Yet the bigger story humming beneath the fiscal numbers is the Bank of Japan’s increasingly delicate position.

Kazuo Ueda, the BOJ governor, signaled more openly than before that a rate hike in December is on the table, saying he wants “just a bit more data” on next year’s wage-growth outlook. He warned parliament that the yen’s slump risks feeding into underlying inflation through higher import costs and broader price increases. And while he stopped short of announcing a shift, he made it clear the central bank will discuss the “feasibility and timing” of a hike in upcoming meetings—language that marks a departure from earlier, more neutral statements that the BOJ had no preset timeline for policy changes.

The yen’s prolonged slide has turned into a political headache for Prime Minister Sanae Takaichi, whose dovish reputation has already fueled market bets that future BOJ tightening could be delayed. As the currency touched a fresh 10-month low, the pressure intensified. Her finance minister, Satsuki Katayama, on Friday openly signaled the potential for currency intervention to rein in further yen weakness—a reminder of how politically charged the exchange rate has become.

Ueda’s tone underscored that shift. His point was simple: the yen’s weakness no longer looks like a temporary price distortion.

“Compared with the past, the impact of currency moves on inflation may have become bigger because companies have become more active in raising prices and wages,” he told lawmakers. If that behavior becomes entrenched, he added, it could alter inflation expectations and push underlying inflation higher.

It was a notable turn for a central bank that, until recently, treated yen-driven price bumps as a fleeting annoyance rather than a structural concern.
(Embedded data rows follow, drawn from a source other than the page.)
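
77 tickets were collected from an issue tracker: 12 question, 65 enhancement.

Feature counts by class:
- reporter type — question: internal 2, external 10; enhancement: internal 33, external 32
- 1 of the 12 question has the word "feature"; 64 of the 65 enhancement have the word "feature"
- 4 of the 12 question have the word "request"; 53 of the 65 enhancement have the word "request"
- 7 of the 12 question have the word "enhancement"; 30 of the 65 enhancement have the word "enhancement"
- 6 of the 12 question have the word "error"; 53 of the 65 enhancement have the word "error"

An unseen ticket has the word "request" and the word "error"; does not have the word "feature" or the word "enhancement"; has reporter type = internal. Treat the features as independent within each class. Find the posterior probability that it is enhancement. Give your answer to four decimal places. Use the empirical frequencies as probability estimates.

0.5881

question: (12/77) × (2/12) × (11/12) × (4/12) × (5/12) × (6/12) ≈ 0.00165344
enhancement: (65/77) × (33/65) × (1/65) × (53/65) × (35/65) × (53/65) ≈ 0.00236042
P(enhancement | x) = 0.00236042 / 0.00401386 ≈ 0.5881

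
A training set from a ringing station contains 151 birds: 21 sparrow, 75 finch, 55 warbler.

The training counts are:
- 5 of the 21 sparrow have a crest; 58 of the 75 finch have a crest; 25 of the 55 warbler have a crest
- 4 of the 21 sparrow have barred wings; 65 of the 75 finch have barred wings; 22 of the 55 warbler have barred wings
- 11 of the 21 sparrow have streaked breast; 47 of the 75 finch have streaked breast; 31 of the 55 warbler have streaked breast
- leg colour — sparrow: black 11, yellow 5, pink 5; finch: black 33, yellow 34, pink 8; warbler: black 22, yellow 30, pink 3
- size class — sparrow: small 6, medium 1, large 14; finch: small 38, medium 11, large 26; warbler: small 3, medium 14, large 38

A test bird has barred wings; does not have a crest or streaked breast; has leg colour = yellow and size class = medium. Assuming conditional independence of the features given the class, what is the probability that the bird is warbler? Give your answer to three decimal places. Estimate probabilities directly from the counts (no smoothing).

0.655

sparrow: (21/151) × (16/21) × (4/21) × (10/21) × (5/21) × (1/21) ≈ 0.000108967
finch: (75/151) × (17/75) × (65/75) × (28/75) × (34/75) × (11/75) ≈ 0.00242198
warbler: (55/151) × (30/55) × (22/55) × (24/55) × (30/55) × (14/55) ≈ 0.00481478
P(warbler | x) = 0.00481478 / 0.007345727 ≈ 0.655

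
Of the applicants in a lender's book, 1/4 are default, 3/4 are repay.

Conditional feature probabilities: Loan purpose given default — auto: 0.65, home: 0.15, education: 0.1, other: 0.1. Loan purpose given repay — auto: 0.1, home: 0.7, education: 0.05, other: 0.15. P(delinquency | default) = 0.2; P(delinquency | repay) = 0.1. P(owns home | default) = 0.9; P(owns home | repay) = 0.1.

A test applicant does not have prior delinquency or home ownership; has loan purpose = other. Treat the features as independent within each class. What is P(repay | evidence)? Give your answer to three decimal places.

default: 0.25 × 0.1 × (1−0.2) × (1−0.9) = 0.002
repay: 0.75 × 0.15 × (1−0.1) × (1−0.1) = 0.091125
P(repay | x) = 0.091125 / 0.093125 ≈ 0.979

0.979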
The remarks also followed comments from BOJ board member Junko Koeda, who said the central bank must keep raising real interest rates given the “relatively strong” price increases still coursing through the economy.

That growing chorus is why analysts like Takeshi Minami of the Norinchukin Research Institute now expect the BOJ to lift rates in December. As he put it, “The government doesn’t want a weak yen and would tolerate a rate hike to combat declines in the currency.”
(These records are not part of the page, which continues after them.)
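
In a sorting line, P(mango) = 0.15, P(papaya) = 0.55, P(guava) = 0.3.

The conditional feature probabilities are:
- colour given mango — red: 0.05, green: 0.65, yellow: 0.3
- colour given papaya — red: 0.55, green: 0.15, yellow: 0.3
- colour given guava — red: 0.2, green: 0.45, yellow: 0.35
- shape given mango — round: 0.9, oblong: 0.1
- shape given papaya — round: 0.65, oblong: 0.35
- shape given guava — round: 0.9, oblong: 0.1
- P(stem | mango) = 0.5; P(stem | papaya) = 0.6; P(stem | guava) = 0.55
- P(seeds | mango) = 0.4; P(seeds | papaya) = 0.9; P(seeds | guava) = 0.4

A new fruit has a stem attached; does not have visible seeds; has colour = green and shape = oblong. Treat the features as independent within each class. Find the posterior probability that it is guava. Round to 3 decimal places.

0.489

mango: 0.15 × 0.65 × 0.1 × 0.5 × (1−0.4) = 0.002925
papaya: 0.55 × 0.15 × 0.35 × 0.6 × (1−0.9) = 0.0017325
guava: 0.3 × 0.45 × 0.1 × 0.55 × (1−0.4) = 0.004455
P(guava | x) = 0.004455 / 0.0091125 ≈ 0.489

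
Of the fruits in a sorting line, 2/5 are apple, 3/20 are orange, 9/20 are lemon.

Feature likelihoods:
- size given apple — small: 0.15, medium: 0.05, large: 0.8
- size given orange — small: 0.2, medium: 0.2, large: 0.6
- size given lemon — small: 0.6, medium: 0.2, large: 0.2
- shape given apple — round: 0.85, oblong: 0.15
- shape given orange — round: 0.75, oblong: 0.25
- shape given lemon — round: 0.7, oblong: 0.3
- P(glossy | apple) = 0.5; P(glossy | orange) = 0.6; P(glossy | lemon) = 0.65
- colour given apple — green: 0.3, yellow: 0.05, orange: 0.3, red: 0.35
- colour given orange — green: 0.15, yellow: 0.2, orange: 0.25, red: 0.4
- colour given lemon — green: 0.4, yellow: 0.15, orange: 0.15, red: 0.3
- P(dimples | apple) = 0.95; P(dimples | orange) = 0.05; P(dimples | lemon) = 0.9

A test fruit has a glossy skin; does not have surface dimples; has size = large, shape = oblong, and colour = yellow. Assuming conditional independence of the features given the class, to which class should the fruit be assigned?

apple: 0.4 × 0.8 × 0.15 × 0.5 × 0.05 × (1−0.95) = 0.00006
orange: 0.15 × 0.6 × 0.25 × 0.6 × 0.2 × (1−0.05) = 0.002565
lemon: 0.45 × 0.2 × 0.3 × 0.65 × 0.15 × (1−0.9) = 0.00026325
Highest score → orange.

orange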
The BOJ’s next policy meeting is scheduled for December 18–19, and many in the market now see that gathering as a decisive moment—either for a rate move or a clearer roadmap toward one. Some expect the central bank to wait until January, but the direction of travel appears to be settling.

For now, Japan remains in a transitional zone. The central bank ended its decade-long ultra-stimulus regime last year and has raised rates twice—one of them in January—but has held steady at 0.5% since then, even as inflation has stayed above the bank’s 2% target for over three years.

Ueda insists the stance hasn’t fundamentally shifted: if economic conditions evolve as forecast, the BOJ will continue gradually hiking rates. He still expects underlying inflation to reach the 2% mark from the latter half of fiscal 2026 through fiscal 2027. But the caveat is clear. Before pulling the trigger, he wants clarity on whether Japanese companies will push ahead with wage increases in next year’s labor negotiations—a key ingredient in Japan’s slow-burn bid to anchor inflation sustainably.

“We want to take just a bit more time,” Ueda told parliament, explaining why policy remained unchanged last month. BOJ branches nationwide are still gathering data and surveying businesses, he said.

Now Tokyo has stepped in with one of its biggest stimulus moves in years, designed to soften the blow of rising prices and stabilize the economic mood. But with the currency under strain and the BOJ turning incrementally more hawkish, Japan’s macroeconomic story is no longer just about support—it’s increasingly about timing, political pressure, and the fine line between stabilizing inflation and choking off the fragile recovery.